Wang Xing, the founder of Meituan, once described this competitive state. His insight is that some competitions do not have a concept of winning. The participants' goal is not to defeat their opponents but to ensure they always remain at the table. Because as long as you are still at the table, you can continue financing, hiring, and iterating. Leaving the table is the only way to lose.
Revisiting today's AI landscape through this framework makes many seemingly contradictory things suddenly clear.
OpenAI's latest valuation exceeds $800 billion, not because training models require so much money. It needs that much money to continue the price war. Fundraising is not for winning; it is for “being qualified to keep playing.”
Google's plan to cut token prices by 80% is not to eliminate OpenAI and Anthropic. It is to ensure its position as a core player in the AI age—just as it once ensured it would not be left behind in the mobile era with free Android.
Meanwhile, Anthropic raised the API pricing of its latest flagship model Fable 5 to double that of its predecessor—charging $10 per million input tokens and $50 per million output tokens—seemingly a “price increase,” but in reality, it actively selects enterprise clients willing to pay for high-end capabilities, because it understands that the consumer-end subsidy war cannot win against Google.

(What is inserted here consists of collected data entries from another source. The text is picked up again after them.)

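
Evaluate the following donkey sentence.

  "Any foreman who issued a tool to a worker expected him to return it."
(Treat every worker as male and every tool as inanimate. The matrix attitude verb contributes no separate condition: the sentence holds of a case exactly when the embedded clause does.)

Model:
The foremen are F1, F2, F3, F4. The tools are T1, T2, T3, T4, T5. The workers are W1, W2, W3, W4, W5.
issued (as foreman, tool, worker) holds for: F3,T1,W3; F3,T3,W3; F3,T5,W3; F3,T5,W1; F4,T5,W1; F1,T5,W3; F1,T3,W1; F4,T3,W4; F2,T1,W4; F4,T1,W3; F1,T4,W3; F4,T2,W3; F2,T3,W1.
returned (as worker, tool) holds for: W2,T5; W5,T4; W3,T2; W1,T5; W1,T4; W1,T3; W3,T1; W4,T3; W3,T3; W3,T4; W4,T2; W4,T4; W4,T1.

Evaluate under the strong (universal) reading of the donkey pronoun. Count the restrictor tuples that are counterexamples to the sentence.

2

"him" takes "a worker" as antecedent and "it" takes "a tool"; both are donkey pronouns co-varying with the restrictor.
Strong reading: for every (f,t,w) with issued(f,t,w), returned(w,t).
Restrictor triples: (F1,T3,W1)→returned(W1,T3) ✓  (F1,T4,W3)→returned(W3,T4) ✓  (F1,T5,W3)→returned(W3,T5) ✗  (F2,T1,W4)→returned(W4,T1) ✓  (F2,T3,W1)→returned(W1,T3) ✓  (F3,T1,W3)→returned(W3,T1) ✓  (F3,T3,W3)→returned(W3,T3) ✓  (F3,T5,W1)→returned(W1,T5) ✓  (F3,T5,W3)→returned(W3,T5) ✗  (F4,T1,W3)→returned(W3,T1) ✓  (F4,T2,W3)→returned(W3,T2) ✓  (F4,T3,W4)→returned(W4,T3) ✓  (F4,T5,W1)→returned(W1,T5) ✓
Counterexamples (restrictor triples failing the scope): 2.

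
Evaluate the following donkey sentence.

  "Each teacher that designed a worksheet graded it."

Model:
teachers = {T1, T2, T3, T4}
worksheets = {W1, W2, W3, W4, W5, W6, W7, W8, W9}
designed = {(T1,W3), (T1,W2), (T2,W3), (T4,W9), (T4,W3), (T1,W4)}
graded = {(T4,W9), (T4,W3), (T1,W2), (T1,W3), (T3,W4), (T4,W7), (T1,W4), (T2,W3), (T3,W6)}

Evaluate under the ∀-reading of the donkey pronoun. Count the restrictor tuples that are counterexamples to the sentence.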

Every round of price wars will expand the scale of AI usage. Increased scale means more data, more scenarios, and more developers flowing into the ecosystem. In turn, this strengthens all participants’ models. Combatants attract resources to upgrade themselves through war itself—this is not a zero-sum game of you die, I live, but a process where everyone becomes stronger through competition, yet none are likely to reap huge profits.
Does this sound like the eventual state of the electricity industry?
140 years ago, Edison and Westinghouse thought they were vying for a winner-takes-all market. They bet their entire fortunes on the premise that "whoever defines the standard of electricity will own electricity." But the fate of electricity tells us a simple truth:
When a technology is important enough, generalized enough, and standardized enough, it no longer belongs to any one company. It belongs to infrastructure.
The competition in AI, on the surface, appears to be Google versus OpenAI versus Anthropic, a contest of model capabilities, a contest of funding scales. But zooming out, the real function of this competition is: it is accelerating AI towards a level of infrastructure that no company can monopolize.
When Bill Maris says "100% will happen," he might not just be predicting that Google will lower prices. He may be unconsciously predicting a larger trend—that in the world of AI, tokens will ultimately belong to no one. Just like today, no one "owns" electricity.
For OpenAI and Anthropic, this represents an unsettling reality: even with technological leadership and massive amounts of funding, the future they pursue of "making big money through AI" may have never existed from the start. They are facing not a temporary price war but a structural destiny—they are striving to build something that may essentially be the next generation of water, electricity, and infrastructure.
For users, in some sense, this may be good news. Because as long as the token subsidy war continues, people can still enjoy a “good business” of $20 costs and $400 computing power.